Further discussion in the dedicated thread
  by jp1822
 
rcthompson04 wrote: Wed Sep 07, 2022 7:31 pm For me the 2019 numbers are the baseline. 2022 and after should be judged off 2019 until we have a consistent number.
This is what most businesses are doing as a measurement……..
  by jp1822
 
rcthompson04 wrote: Thu Sep 08, 2022 1:58 pm I think that is the problem. The state isn't going to subsidize a service of 11 round trips losing $50 million a year forever.

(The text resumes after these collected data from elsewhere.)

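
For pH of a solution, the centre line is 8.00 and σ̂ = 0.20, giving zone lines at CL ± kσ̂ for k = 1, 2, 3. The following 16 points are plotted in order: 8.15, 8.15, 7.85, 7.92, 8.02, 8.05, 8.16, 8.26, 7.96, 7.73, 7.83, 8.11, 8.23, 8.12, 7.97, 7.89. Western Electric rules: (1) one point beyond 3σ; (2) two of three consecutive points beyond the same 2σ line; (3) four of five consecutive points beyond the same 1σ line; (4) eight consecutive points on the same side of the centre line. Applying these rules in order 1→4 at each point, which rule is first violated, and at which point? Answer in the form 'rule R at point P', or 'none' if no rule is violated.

none

Zone of each point (C = within 1σ̂, B = 1σ̂–2σ̂, A = 2σ̂–3σ̂, * = beyond 3σ̂; sign = side of CL): 1:+C, 2:+C, 3:-C, 4:-C, 5:+C, 6:+C, 7:+C, 8:+B, 9:-C, 10:-B, 11:-C, 12:+C, 13:+B, 14:+C, 15:-C, 16:-C
No rule fires across all 16 points.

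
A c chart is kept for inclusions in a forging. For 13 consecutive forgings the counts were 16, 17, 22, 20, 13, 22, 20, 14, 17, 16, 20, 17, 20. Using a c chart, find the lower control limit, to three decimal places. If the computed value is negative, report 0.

5.272

c̄ = (16 + 17 + 22 + 20 + 13 + 22 + 20 + 14 + 17 + 16 + 20 + 17 + 20) / 13 = 234 / 13 = 18.0000
LCL = c̄ − 3√c̄ = 18.0000 − 3 × 4.2426 = 5.2721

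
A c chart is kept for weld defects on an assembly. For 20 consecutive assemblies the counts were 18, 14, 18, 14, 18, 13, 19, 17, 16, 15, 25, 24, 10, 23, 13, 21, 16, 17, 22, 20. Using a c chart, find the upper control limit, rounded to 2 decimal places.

30.25

c̄ = (18 + 14 + 18 + 14 + 18 + 13 + 19 + 17 + 16 + 15 + 25 + 24 + 10 + 23 + 13 + 21 + 16 + 17 + 22 + 20) / 20 = 353 / 20 = 17.6500
UCL = c̄ + 3√c̄ = 17.6500 + 3 × √17.6500 = 17.6500 + 3 × 4.2012 = 30.2536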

The Keystone Service is running almost its entire pre-pandemic schedule. SEPTA is only running 75% of its Regional Rail schedule from before that time. At a certain point the Keystone Service is going to have to consider a similar reduction unless ridership returns.
Well, PENDOT is working to get the second frequency west of Harrisburg back in place (restoration of the old Three Rivers or “Son of Broadway”), after they pay a big ransom figure to Norfolk Southern. Is what it is after all these years - a price to be paid for re-entry of service - is what it is. Some Keystone frequencies are running pretty full, while other are hurting a bit. I’d hate to see Amtrak lose the traction it gained in restoring this NYC-PHL-HAR corridor (the restoration of electrified service once again during David Gunn’s administration). This corridor had quite the comeback, ROW clean-up, ROW and track improvement etc. etc. Speeds increased and frequencies increased to truly make it a corridor purposed passenger rail option. Nonetheless, if the second frequency west of Harrisburg proves to do well, be nice to see a third. Amtrak used to have at least two trains from Harrisburg to Pittsburgh on the schedule - be it National Limited and Broadway Limited, Broadway Limited and Pennsylvanian - and even the short-lived Fort Pitt (Altoona to Pittsburgh and back). Duquesne is in their somewhere as well. Even at the turn of the Century, Amtrak nearly had three trains rounding Horseshoe Curve daily - Pennsylvanian, Three Rivers, and the stillborn [overnight] Skyline Connection (leave Philadelphia at midnight, arrive Pittsburgh early morning - M&E driven though!).

Hopefully there’s hope for revival/restoration of passenger rail service west of Harrisburg once again in Amtrak’s near future!
  by Gilbert B Norman
 
Mr. JP, I think we both know that #55 "Pennsylvania Limited" and #23 "Manhattan Limited" otherwise known as "Skyline Connection" made it into the Amtrak timetable as "service to begin on a date to be announced".

But, as we both know, that along with anything else in the "W-Gang's Network Growth Strategy" never turned a wheel - especially their NYP-LAX with no station stop in CHI !!!!